Estás com a mosca?

Wow, de Sónia Baptista, Culturgest, Lisboa, 13 a 15 de Janeiro de 2022

António Figueiredo Marques

® Raquel Melgue

 

Sónia Baptista oferece-nos um storytelling de corpos deslocados, corpos de deslizamento, com uma ideia de não normatividade – a começar na de belo –, e em que, não sendo propriamente, passa por ser uma sequência de solos, terreno no qual é uma artista frutífera. E Baptista faz-se acompanhar de outras quatro performers: uma violinista (Cire Ndiaye) e, junto ao final, uma breve aparição, além das três figuras principais.

Da mosca ao luto, a peça soma-se ao seu fabulário animal (já antes a raposa, o esquilo, os pássaros), bicho que aparece para comer as fezes (Gaya de Medeiros que surge dentro de um cagalhão), os detritos, e ao qual prestamos sempre atenção. O seu zumbido faz-se presente e perdura, incomoda. Também podemos matar essa mosca ao mesmo tempo que nos desfazemos da história da beleza, da tradição feminina e da concepção. Nada é imaculado, seja Maria, seja Marilyn Monroe, charmosa e perfeita.

Guardaremos bem guardada a história desta diva com Joana Levi, ambas antes de tomarem banho numa atracção de sexo escaldante, lama e cera dos ouvidos. Porque: não, a beleza não é limpa (ou o eros ou thanatos).

Cenas que se sucedem sem um evidente impulsor, senão uma capacidade de efabular: com o corpo, ora elegante, ora aparentemente trapalhão, ora ao encontro umas das outras; e com uma discursividade solta, que aqui ou ali descai no auto-humor já típico da metateatralidade. A linguagem será, novamente, sem um princípio e um fim; e o que somos capazes de enunciar é um fragmento de um grande magma corrente.

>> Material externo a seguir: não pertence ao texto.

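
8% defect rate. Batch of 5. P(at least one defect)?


P(all good) = (23/25)^5 = 6436343/9765625
P(≥1 defect) = 3329282/9765625

P = 3329282/9765625 ≈ 34.09%


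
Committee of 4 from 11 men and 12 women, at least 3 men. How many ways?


Count by #men:
  3M,1W: C(11,3)×C(12,1)=1980
  4M,0W: C(11,4)×C(12,0)=330
Total = 2310

2310


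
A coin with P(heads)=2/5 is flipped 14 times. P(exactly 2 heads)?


Binomial: P(X=2) = C(14,2)×p^2×(1-p)^12
= 91 × 4/25 × 531441/244140625 = 193444524/6103515625

P(X=2) = 193444524/6103515625 ≈ 3.17%


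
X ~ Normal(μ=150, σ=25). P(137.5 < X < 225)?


z₁=(137.5-150)/25=-0.5, z₂=(225-150)/25=3.0
P = Φ(3.0) - Φ(-0.5) = 0.998650 - 0.308538 = 0.690112 ≈ 0.6901

P(137.5 < X < 225) ≈ 0.6901


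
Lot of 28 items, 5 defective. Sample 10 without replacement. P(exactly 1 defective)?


Hypergeometric: C(5,1)×C(23,9)/C(28,10)
= 5×817190/13123110 = 85/273

P(X=1) = 85/273 ≈ 31.14%


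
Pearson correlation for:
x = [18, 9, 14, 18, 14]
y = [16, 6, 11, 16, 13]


n=5, Σx=73, Σy=62, Σxy=966, Σx²=1121, Σy²=838
r = (5×966 - 73×62)/√((5×1121 - 73²)(5×838 - 62²))
= 304/√(276×346) = 304/√95496 ≈ 304/309.0243 ≈ 0.9837

r ≈ 0.9837


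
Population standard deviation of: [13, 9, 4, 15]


Mean = 41/4
  (13-41/4)²=121/16
  (9-41/4)²=25/16
  (4-41/4)²=625/16
  (15-41/4)²=361/16
Σ(x-μ)² = 283/4
σ² = (283/4)/4 = 283/16

σ = √(283/16) ≈ 4.2057


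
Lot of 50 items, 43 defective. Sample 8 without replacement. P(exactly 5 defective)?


Hypergeometric: C(43,5)×C(7,3)/C(50,8)
= 962598×35/536878650 = 3731/59455

P(X=5) = 3731/59455 ≈ 6.28%


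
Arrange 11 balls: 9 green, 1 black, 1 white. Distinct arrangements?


11!/(9!×1!×1!) = 110

110


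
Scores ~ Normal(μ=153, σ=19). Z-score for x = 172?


z = (x - μ)/σ = (172 - 153)/19 = 1.0

z = 1.0


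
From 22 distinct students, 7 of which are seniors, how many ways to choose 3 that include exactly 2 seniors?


Choose 2 of the 7 seniors and 1 of the other 15 students:
C(7,2)×C(15,1) = 21×15 = 315

315


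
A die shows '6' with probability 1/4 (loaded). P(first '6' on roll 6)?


Geometric: P(X=6) = (1-p)^(k-1)×p = (3/4)^5×1/4 = 243/4096

P(X=6) = 243/4096 ≈ 5.93%


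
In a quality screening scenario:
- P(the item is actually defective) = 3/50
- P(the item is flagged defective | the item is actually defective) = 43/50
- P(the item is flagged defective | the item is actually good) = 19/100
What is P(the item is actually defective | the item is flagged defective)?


Using Bayes' theorem:
P(A|B) = P(B|A)·P(A) / P(B)

P(the item is flagged defective) = 43/50 × 3/50 + 19/100 × 47/50
= 129/2500 + 893/5000 = 1151/5000

P(the item is actually defective|the item is flagged defective) = (129/2500) / (1151/5000) = 258/1151

P(the item is actually defective|the item is flagged defective) = 258/1151 ≈ 22.42%


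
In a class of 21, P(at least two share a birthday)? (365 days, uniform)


P(all different) = Π(365-i)/365 for i=0..20
= 0.556312
P(match) = 1 - 0.556312 = 0.443688

P ≈ 0.4437 ≈ 44.37%


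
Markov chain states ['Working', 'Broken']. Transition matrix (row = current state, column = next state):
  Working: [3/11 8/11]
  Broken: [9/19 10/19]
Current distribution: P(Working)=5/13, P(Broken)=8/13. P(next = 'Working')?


P(next=Working) = Σᵢ P(now=i)×P(i→Working)
= 5/13×3/11 + 8/13×9/19
= 15/143 + 72/247 = 1077/2717

P = 1077/2717 ≈ 0.3964


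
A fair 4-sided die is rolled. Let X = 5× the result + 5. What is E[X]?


E[die] = (1+4)/2 = 5/2
E[X] = 5×5/2 + 5 = 35/2

E[X] = 35/2


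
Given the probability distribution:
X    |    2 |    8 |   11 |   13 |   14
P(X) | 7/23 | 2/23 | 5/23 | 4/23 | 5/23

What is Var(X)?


E[X] = 9
E[X²] = 2417/23
Var(X) = E[X²] - (E[X])² = 2417/23 - 81 = 554/23

Var(X) = 554/23 ≈ 24.0870


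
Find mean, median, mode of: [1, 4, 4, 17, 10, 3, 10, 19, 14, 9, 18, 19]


Sorted: [1, 3, 4, 4, 9, 10, 10, 14, 17, 18, 19, 19]
Mean = 128/12 = 32/3
Median = 10
Freq: {1: 1, 4: 2, 17: 1, 10: 2, 3: 1, 19: 2, 14: 1, 9: 1, 18: 1}
Mode: [4, 10, 19]

Mean=32/3, Median=10, Mode=[4, 10, 19]


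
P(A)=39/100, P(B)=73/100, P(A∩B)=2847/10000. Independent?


P(A)×P(B) = 2847/10000
P(A∩B) = 2847/10000
Equal ✓ → Independent

Yes, independent


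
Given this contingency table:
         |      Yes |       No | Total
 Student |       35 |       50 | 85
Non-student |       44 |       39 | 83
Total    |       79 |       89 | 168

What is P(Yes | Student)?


P(Yes | Student) = 35/(35+50) = 35/85 = 7/17

P(Yes|Student) = 7/17 ≈ 41.18%


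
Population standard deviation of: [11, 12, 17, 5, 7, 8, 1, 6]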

E porque se trata de efabular, a contracena entre as três protagonistas é mínima, uma fina teia, quase invisível (porém mais evidenciada quando as performers ficam suspensas no ar, um belo quadro de uma queda estática), suplantada pelos universos de movimento e diegese da subjectividade de cada uma, tão distintos entre si, e acalentados pelo som e pela luz.

É também digno de nota, a finura com que Sónia fala do seu amor/perda e, ainda nesse momento, ao acolher Inês Gonçalves que vem, talvez, em seu auxílio e resposta.

Embora o público não tenha feito forte vibração com os aplausos, Wow dá-nos achas para a fogueira, a nós, mosca curiosa.